Ok I'm a XJ/MJ fanatic and was tired of working on my old worn out Ford. It served it's purpose and has since moved on.

Anyways I'd like to get air shocks for the front of my XJ and spent the last two hours reading through the multiple posts of XJ mods for plowing and could not find an actual part number. Air bags would also be fine but shocks I think would be cheaper.

My 96 currently has an NP231 t-case, AW4 automatic, 4.0l engine, dana 30 front with upgraded axle shafts using the 297X u-joints, upgraded steering using grand cherokee v-8 steering linkage, trans cooler that holds 2 qts of extra fluid, larger Napa Gold oil filter, upgraded 12ga headlight wiring harness, Silverstar headlights, and air shocks in the back.


----------



## JeepTJ (Nov 4, 2006)

These are what I use in the front of my '00 XJ. They've been working great for the past 5 years. Air them up in the winter for plow load. Let air out for the summer.

http://www.summitracing.com/parts/AIR-80702

Fran


----------



## [email protected] (Aug 27, 2011)

Did you have to modify anything to make them work? It says it's only up to 91. I thought the only thing they changed was going from a high pinion front axle in 99 to a low pinion front axle in 2000. That or maybe a vacuum disconnect axle front in 90/91 to a non disconnect axle but they were identical springs and spring mounts on the axles.


----------



## JeepTJ (Nov 4, 2006)

[email protected];1303908 said:


> Did you have to modify anything to make them work? ....
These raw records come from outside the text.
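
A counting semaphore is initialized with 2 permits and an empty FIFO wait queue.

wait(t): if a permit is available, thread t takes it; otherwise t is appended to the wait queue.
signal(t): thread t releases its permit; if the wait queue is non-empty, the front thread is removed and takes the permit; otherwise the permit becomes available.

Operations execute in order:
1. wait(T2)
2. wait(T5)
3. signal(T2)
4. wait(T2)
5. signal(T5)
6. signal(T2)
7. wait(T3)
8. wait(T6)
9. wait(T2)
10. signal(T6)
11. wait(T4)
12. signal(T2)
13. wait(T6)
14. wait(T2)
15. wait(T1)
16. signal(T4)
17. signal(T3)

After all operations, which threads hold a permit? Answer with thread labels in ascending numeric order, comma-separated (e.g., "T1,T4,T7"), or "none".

Answer: T2,T6

Derivation:
Step 1: wait(T2) -> count=1 queue=[] holders={T2}
Step 2: wait(T5) -> count=0 queue=[] holders={T2,T5}
Step 3: signal(T2) -> count=1 queue=[] holders={T5}
Step 4: wait(T2) -> count=0 queue=[] holders={T2,T5}
Step 5: signal(T5) -> count=1 queue=[] holders={T2}
Step 6: signal(T2) -> count=2 queue=[] holders={none}
Step 7: wait(T3) -> count=1 queue=[] holders={T3}
Step 8: wait(T6) -> count=0 queue=[] holders={T3,T6}
Step 9: wait(T2) -> count=0 queue=[T2] holders={T3,T6}
Step 10: signal(T6) -> count=0 queue=[] holders={T2,T3}
Step 11: wait(T4) -> count=0 queue=[T4] holders={T2,T3}
Step 12: signal(T2) -> count=0 queue=[] holders={T3,T4}
Step 13: wait(T6) -> count=0 queue=[T6] holders={T3,T4}
Step 14: wait(T2) -> count=0 queue=[T6,T2] holders={T3,T4}
Step 15: wait(T1) -> count=0 queue=[T6,T2,T1] holders={T3,T4}
Step 16: signal(T4) -> count=0 queue=[T2,T1] holders={T3,T6}
Step 17: signal(T3) -> count=0 queue=[T1] holders={T2,T6}
Final holders: T2,T6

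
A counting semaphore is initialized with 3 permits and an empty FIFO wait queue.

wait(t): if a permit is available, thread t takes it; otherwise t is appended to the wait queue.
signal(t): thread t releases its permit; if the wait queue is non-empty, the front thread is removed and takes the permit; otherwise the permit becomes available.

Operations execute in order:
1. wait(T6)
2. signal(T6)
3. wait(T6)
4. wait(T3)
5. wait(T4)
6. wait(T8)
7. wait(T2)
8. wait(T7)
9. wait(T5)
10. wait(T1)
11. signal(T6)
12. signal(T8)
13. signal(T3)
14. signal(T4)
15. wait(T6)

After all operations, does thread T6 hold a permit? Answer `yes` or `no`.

Answer: no

Derivation:
Step 1: wait(T6) -> count=2 queue=[] holders={T6}
Step 2: signal(T6) -> count=3 queue=[] holders={none}
Step 3: wait(T6) -> count=2 queue=[] holders={T6}
Step 4: wait(T3) -> count=1 queue=[] holders={T3,T6}
Step 5: wait(T4) -> count=0 queue=[] holders={T3,T4,T6}
Step 6: wait(T8) -> count=0 queue=[T8] holders={T3,T4,T6}
Step 7: wait(T2) -> count=0 queue=[T8,T2] holders={T3,T4,T6}
Step 8: wait(T7) -> count=0 queue=[T8,T2,T7] holders={T3,T4,T6}
Step 9: wait(T5) -> count=0 queue=[T8,T2,T7,T5] holders={T3,T4,T6}
Step 10: wait(T1) -> count=0 queue=[T8,T2,T7,T5,T1] holders={T3,T4,T6}
Step 11: signal(T6) -> count=0 queue=[T2,T7,T5,T1] holders={T3,T4,T8}
Step 12: signal(T8) -> count=0 queue=[T7,T5,T1] holders={T2,T3,T4}
Step 13: signal(T3) -> count=0 queue=[T5,T1] holders={T2,T4,T7}
Step 14: signal(T4) -> count=0 queue=[T1] holders={T2,T5,T7}
Step 15: wait(T6) -> count=0 queue=[T1,T6] holders={T2,T5,T7}
Final holders: {T2,T5,T7} -> T6 not in holders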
I just followed the direction which came with the kit. The only mod is you have to cut off the rubber bump stop inside the coil springs and bolt in a large rubber washer in place of the bump stop.

Fran


----------



## [email protected] (Aug 27, 2011)

Is the large rubber washer included in the kit or do I need to supply that? I'm ordering the kit on Friday. Thanks for the help.


----------



## affekonig (Aug 5, 2008)

I believe that the Thunderbird rear Gabriel Max Air part number is MA793. I have some longer ones that I kept from my lifted TJ that have been working fine. They're definitly too long, but they're getting the job done.


----------



## JeepTJ (Nov 4, 2006)

[email protected];1304232 said:


> Is the large rubber washer included in the kit or do I need to supply that? I'm ordering the kit on Friday. Thanks for the help.


It comes with the kit.

Fran


----------



## [email protected] (Aug 27, 2011)

Ok things have changed. I sold my 96 and bought a 99XJ. I also canceled the air bag order. I need new front shocks anyways, could someone give me an actual part number for front air shocks on a 99 XJ or what you used? Don't tell me to search as the search engine for this site is not very good. It does not even show similar posts on the bottom.


----------



## [email protected] (Aug 27, 2011)

Ok I must be blind.

Plowmeister you rock.

Here's the link to the page that helped me. 
http://www.plowsite.com/showthread.php?t=128123&highlight=air+shock


----------